In
Campania, secondo il rapporto sul benessere equo e sostenibile 2018 (BES), curato da
Istat, il
19% degli iscritti a scuola lascia prematuramente gli studi.I dati Istat: solo il 52% dei giovani campani arriva al diploma
In Campania, secondo i
dati Istat, gli studenti abbandonano prematuramente gli studi: si va dal 22% di
Napoli, al 18% di
Caserta, al 15% di
Salerno, fino a realtà come
Avellino dove i giovani con solo la licenza media sono meno dell’8% del totale.
Solo il 52% dei giovani campani arriva al diploma, contro una media nazionale del 60% e il 36% non lavora e non studia.

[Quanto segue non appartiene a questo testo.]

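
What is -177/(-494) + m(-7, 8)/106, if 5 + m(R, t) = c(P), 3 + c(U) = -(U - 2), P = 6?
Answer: 6417/26182 ≈ 0.24509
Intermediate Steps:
c(U) = -1 - U (c(U) = -3 - (U - 2) = -3 - (-2 + U) = -3 + (2 - U) = -1 - U)
m(R, t) = -12 (m(R, t) = -5 + (-1 - 1*6) = -5 + (-1 - 6) = -5 - 7 = -12)
-177/(-494) + m(-7, 8)/106 = -177/(-494) - 12/106 = -177*(-1/494) - 12*1/106 = 177/494 - 6/53 = 6417/26182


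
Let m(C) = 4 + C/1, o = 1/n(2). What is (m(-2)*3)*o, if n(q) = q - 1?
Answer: 6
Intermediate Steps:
n(q) = -1 + q
o = 1 (o = 1/(-1 + 2) = 1/1 = 1)
m(C) = 4 + C (m(C) = 4 + C*1 = 4 + C)
(m(-2)*3)*o = ((4 - 2)*3)*1 = (2*3)*1 = 6*1 = 6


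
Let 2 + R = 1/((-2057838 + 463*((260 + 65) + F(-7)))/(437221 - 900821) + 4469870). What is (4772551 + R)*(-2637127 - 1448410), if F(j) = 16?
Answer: -8081058628123396077039523/414446726391 ≈ -1.9498e+13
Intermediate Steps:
R = -828893360062/414446726391 (R = -2 + 1/((-2057838 + 463*((260 + 65) + 16))/(437221 - 900821) + 4469870) = -2 + 1/((-2057838 + 463*(325 + 16))/(-463600) + 4469870) = -2 + 1/((-2057838 + 463*341)*(-1/463600) + 4469870) = -2 + 1/((-2057838 + 157883)*(-1/463600) + 4469870) = -2 + 1/(-1899955*(-1/463600) + 4469870) = -2 + 1/(379991/92720 + 4469870) = -2 + 1/(414446726391/92720) = -2 + 92720/414446726391 = -828893360062/414446726391 ≈ -2.0000)
(4772551 + R)*(-2637127 - 1448410) = (4772551 - 828893360062/414446726391)*(-2637127 - 1448410) = (1977967309590733379/414446726391)*(-4085537) = -8081058628123396077039523/414446726391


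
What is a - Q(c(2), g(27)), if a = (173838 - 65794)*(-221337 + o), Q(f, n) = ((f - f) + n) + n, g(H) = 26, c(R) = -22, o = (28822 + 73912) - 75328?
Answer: -20953081016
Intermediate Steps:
o = 27406 (o = 102734 - 75328 = 27406)
Q(f, n) = 2*n (Q(f, n) = (0 + n) + n = n + n = 2*n)
a = -20953080964 (a = (173838 - 65794)*(-221337 + 27406) = 108044*(-193931) = -20953080964)
a - Q(c(2), g(27)) = -20953080964 - 2*26 = -20953080964 - 1*52 = -20953080964 - 52 = -20953081016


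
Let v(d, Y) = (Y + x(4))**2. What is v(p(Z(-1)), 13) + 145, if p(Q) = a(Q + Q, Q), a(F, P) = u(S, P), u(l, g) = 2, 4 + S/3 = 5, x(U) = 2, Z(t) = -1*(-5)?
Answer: 370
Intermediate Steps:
Z(t) = 5
S = 3 (S = -12 + 3*5 = -12 + 15 = 3)
a(F, P) = 2
p(Q) = 2
v(d, Y) = (2 + Y)**2 (v(d, Y) = (Y + 2)**2 = (2 + Y)**2)
v(p(Z(-1)), 13) + 145 = (2 + 13)**2 + 145 = 15**2 + 145 = 225 + 145 = 370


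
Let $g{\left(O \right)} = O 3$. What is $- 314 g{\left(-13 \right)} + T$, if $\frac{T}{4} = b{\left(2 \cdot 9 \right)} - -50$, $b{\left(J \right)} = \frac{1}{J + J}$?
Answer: $\frac{112015}{9} \approx 12446.0$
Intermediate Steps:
$b{\left(J \right)} = \frac{1}{2 J}$
$T = \frac{1801}{9}$ ($T = 4 \left(\frac{1}{2 \cdot 2 \cdot 9} - -50\right) = 4 \left(\frac{1}{2 \cdot 18} + 50\right) = 4 \left(\frac{1}{2} \cdot \frac{1}{18} + 50\right) = 4 \left(\frac{1}{36} + 50\right) = 4 \cdot \frac{1801}{36} = \frac{1801}{9} \approx 200.11$)
$g{\left(O \right)} = 3 O$
$- 314 g{\left(-13 \right)} + T = - 314 \cdot 3 \left(-13\right) + \frac{1801}{9} = \left(-314\right) \left(-39\right) + \frac{1801}{9} = 12246 + \frac{1801}{9} = \frac{112015}{9}$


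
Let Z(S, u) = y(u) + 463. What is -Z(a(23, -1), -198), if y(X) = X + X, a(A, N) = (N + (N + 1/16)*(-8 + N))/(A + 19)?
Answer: -67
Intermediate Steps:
a(A, N) = (N + (-8 + N)*(1/16 + N))/(19 + A) (a(A, N) = (N + (N + 1/16)*(-8 + N))/(19 + A) = (N + (1/16 + N)*(-8 + N))/(19 + A) = (N + (-8 + N)*(1/16 + N))/(19 + A))
y(X) = 2*X
Z(S, u) = 463 + 2*u (Z(S, u) = 2*u + 463 = 463 + 2*u)
-Z(a(23, -1), -198) = -(463 + 2*(-198)) = -(463 - 396) = -1*67 = -67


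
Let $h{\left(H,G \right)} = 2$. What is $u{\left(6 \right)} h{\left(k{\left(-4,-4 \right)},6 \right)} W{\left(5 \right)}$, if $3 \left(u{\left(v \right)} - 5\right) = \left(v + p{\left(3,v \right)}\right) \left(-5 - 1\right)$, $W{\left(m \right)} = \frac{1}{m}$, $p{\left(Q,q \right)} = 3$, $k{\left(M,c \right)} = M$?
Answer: $- \frac{26}{5} \approx -5.2$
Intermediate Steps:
$u{\left(v \right)} = -1 - 2 v$ ($u{\left(v \right)} = 5 + \frac{\left(v + 3\right) \left(-5 - 1\right)}{3} = 5 + \frac{\left(3 + v\right) \left(-6\right)}{3} = 5 + \frac{-18 - 6 v}{3} = 5 - \left(6 + 2 v\right) = -1 - 2 v$)
$u{\left(6 \right)} h{\left(k{\left(-4,-4 \right)},6 \right)} W{\left(5 \right)} = \frac{\left(-1 - 12\right) 2}{5} = \left(-1 - 12\right) 2 \cdot \frac{1}{5} = \left(-13\right) 2 \cdot \frac{1}{5} = \left(-26\right) \frac{1}{5} = - \frac{26}{5}$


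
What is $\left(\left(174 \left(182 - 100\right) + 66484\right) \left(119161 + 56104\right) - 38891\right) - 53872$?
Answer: $14152906517$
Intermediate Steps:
$\left(\left(174 \left(182 - 100\right) + 66484\right) \left(119161 + 56104\right) - 38891\right) - 53872 = \left(\left(174 \cdot 82 + 66484\right) 175265 - 38891\right) - 53872 = \left(\left(14268 + 66484\right) 175265 - 38891\right) - 53872 = \left(80752 \cdot 175265 - 38891\right) - 53872 = \left(14152999280 - 38891\right) - 53872 = 14152960389 - 53872 = 14152906517$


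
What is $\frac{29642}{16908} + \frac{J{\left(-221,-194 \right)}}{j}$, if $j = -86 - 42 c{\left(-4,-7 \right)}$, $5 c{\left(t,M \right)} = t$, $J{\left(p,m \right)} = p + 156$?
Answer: $\frac{1657663}{553737} \approx 2.9936$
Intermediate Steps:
$J{\left(p,m \right)} = 156 + p$
$c{\left(t,M \right)} = \frac{t}{5}$
$j = - \frac{262}{5}$ ($j = -86 - 42 \cdot \frac{1}{5} \left(-4\right) = -86 - - \frac{168}{5} = -86 + \frac{168}{5} = - \frac{262}{5} \approx -52.4$)
$\frac{29642}{16908} + \frac{J{\left(-221,-194 \right)}}{j} = \frac{29642}{16908} + \frac{156 - 221}{- \frac{262}{5}} = 29642 \cdot \frac{1}{16908} - - \frac{325}{262} = \frac{14821}{8454} + \frac{325}{262} = \frac{1657663}{553737}$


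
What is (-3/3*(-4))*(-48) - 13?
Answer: -205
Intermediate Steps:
(-3/3*(-4))*(-48) - 13 = (-3*1/3*(-4))*(-48) - 13 = -1*(-4)*(-48) - 13 = 4*(-48) - 13 = -192 - 13 = -205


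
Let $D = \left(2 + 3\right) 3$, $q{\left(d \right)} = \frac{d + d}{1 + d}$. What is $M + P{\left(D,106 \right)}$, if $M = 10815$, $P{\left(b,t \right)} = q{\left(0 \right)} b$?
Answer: $10815$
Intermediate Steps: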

In tale contesto si inserisce il
progetto “Caterina”, – sostenuto da Con i Bambini nell’ambito del Fondo per il
contrasto della povertà educativa minorile – che mira a contrastare le
marginalità sociali, prevenire la fuoriuscita precoce dal sistema formativo, promuovendo nell’arco di tre anni una serie di attività scolastiche e non, capaci di aiutare e rafforzare le abilità dei giovani studenti più fragili.
Il progetto di Traparentesi Onlus impiegherà 600 mila euro per coinvolgere più di 170 minori in condizione di
vulnerabilità socio-economica e relazionale, sia italiani che di origine straniera, dai 5 ai 14 anni, residenti nella II, III e IV Municipalità di Napoli e aiuterà anche gli adulti non scolarizzati a riprendere gli studi o a professionalizzarsi.
Il
MANN, Museo Archeologico Nazionale di Napoli, ospiterà la presentazione del progetto “Caterina”, domani, mercoledì 6 febbraio, alle ore 12.00 (ingresso da piazza Museo).